Novos cursos com perfil desejado
No nível acadêmico, foi avaliado que é muito difícil mudar a estrutura dos cursos existentes, pois as próprias entidades bloqueiam as mudanças. “Temos que montar outro curso, ou modificar alguns existentes mais acessíveis”, sugeriu Tundisi.
De acordo com o fórum de especialistas, o curso deve ser montado a partir de elementos estruturantes: identificar as demandas e, em função delas, definir quais são as ações necessárias. “E devemos incorporar tecnologias de formação à distância”, lembrou o Acadêmico.
Eduardo Mediondo (foto ao lado), do Departamento de Hidráulica e Saneamento da USP-São Carlos, propôs a criação de um projeto piloto demonstrativo “dessa forma como queremos ensinar”. Sugeriu um formato semelhante à uma cátedra Unesco ou a estruturação de disciplinas interinstitucionais. Tundisi destacou que é fundamental a incorporação de dimensões sociais e econômicas, além dos processos biogeofísicos ao currículo desse curso-piloto.
Interlocução em prol da multidisciplinaridade
Para Folegatti, deveria haver um mecanismo de valorizar os pesquisadores que interagissem com outras áreas. “Falta apoio do pessoal das Ciências Humanas e Sociais para lidar com a questão do diálogo com a população e gerir conflitos.”

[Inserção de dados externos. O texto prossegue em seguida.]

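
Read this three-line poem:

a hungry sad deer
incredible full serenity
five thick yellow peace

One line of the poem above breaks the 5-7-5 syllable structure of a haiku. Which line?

Line 1: a(1) + hungry(2) + sad(1) + deer(1) = 5 ✓
Line 2: incredible(4) + full(1) + serenity(4) = 9 (expected 7)
Line 3: five(1) + thick(1) + yellow(2) + peace(1) = 5 ✓

Line 2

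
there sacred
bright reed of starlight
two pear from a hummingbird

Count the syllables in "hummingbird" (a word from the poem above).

3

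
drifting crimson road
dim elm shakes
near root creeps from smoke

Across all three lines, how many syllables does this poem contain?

13

Line 1: drifting (2), crimson (2), road (1) → 5
Line 2: dim (1), elm (1), shakes (1) → 3
Line 3: near (1), root (1), creeps (1), from (1), smoke (1) → 5
Total: 5 + 3 + 5 = 13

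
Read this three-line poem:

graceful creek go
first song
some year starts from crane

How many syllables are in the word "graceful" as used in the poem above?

2

"graceful" has 2 syllables.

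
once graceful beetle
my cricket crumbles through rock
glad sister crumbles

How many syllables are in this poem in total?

17

Line 1: once (1), graceful (2), beetle (2) → 5
Line 2: my (1), cricket (2), crumbles (2), through (1), rock (1) → 7
Line 3: glad (1), sister (2), crumbles (2) → 5
Total: 5 + 7 + 5 = 17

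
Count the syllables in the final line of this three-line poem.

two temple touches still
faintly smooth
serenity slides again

7

The final line: serenity (4), slides (1), again (2) → 7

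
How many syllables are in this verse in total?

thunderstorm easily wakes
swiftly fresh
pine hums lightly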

Patricia Seppe, da Prefeitura de São Paulo, sugeriu que para associar os indicadores tradicionais físicos com os sociais e econômicos, o estabelecimento de grandes projetos para as regiões Norte e Nordeste do país pode ser um caminho.
Investir em comunicação
A bióloga da UFSCar Odete Rocha alertou para a necessidade de ações concretas. “Há muitos anos tratamos desse tema, sabemos analisar e fazer propostas, mas não conseguimos promover as mudanças necessárias. Temos que agir rápido, elaborar material para as massas, divulgado pela internet e pela TV, da mesma forma como foi feito com a AIDS”.
Ela aponta caminhos.”Comunicação feita de maneira simples, com veiculação eficiente. Conhecimento disponível, a partir de institutos e universidades, facilmente transmissível. A ABC pode tomar a frente, reunir instituições, encaminhar modelo de ensino e treinamento à distância para que, em cinco anos, tenhamos pessoal preparado e resultados concretos.”
Tundisi destacou o ponto principal que emergiu do debate.”Todos enfatizaram novos paradigmas – seja em pesquisa, em gestão ou em comunicação com a sociedade.”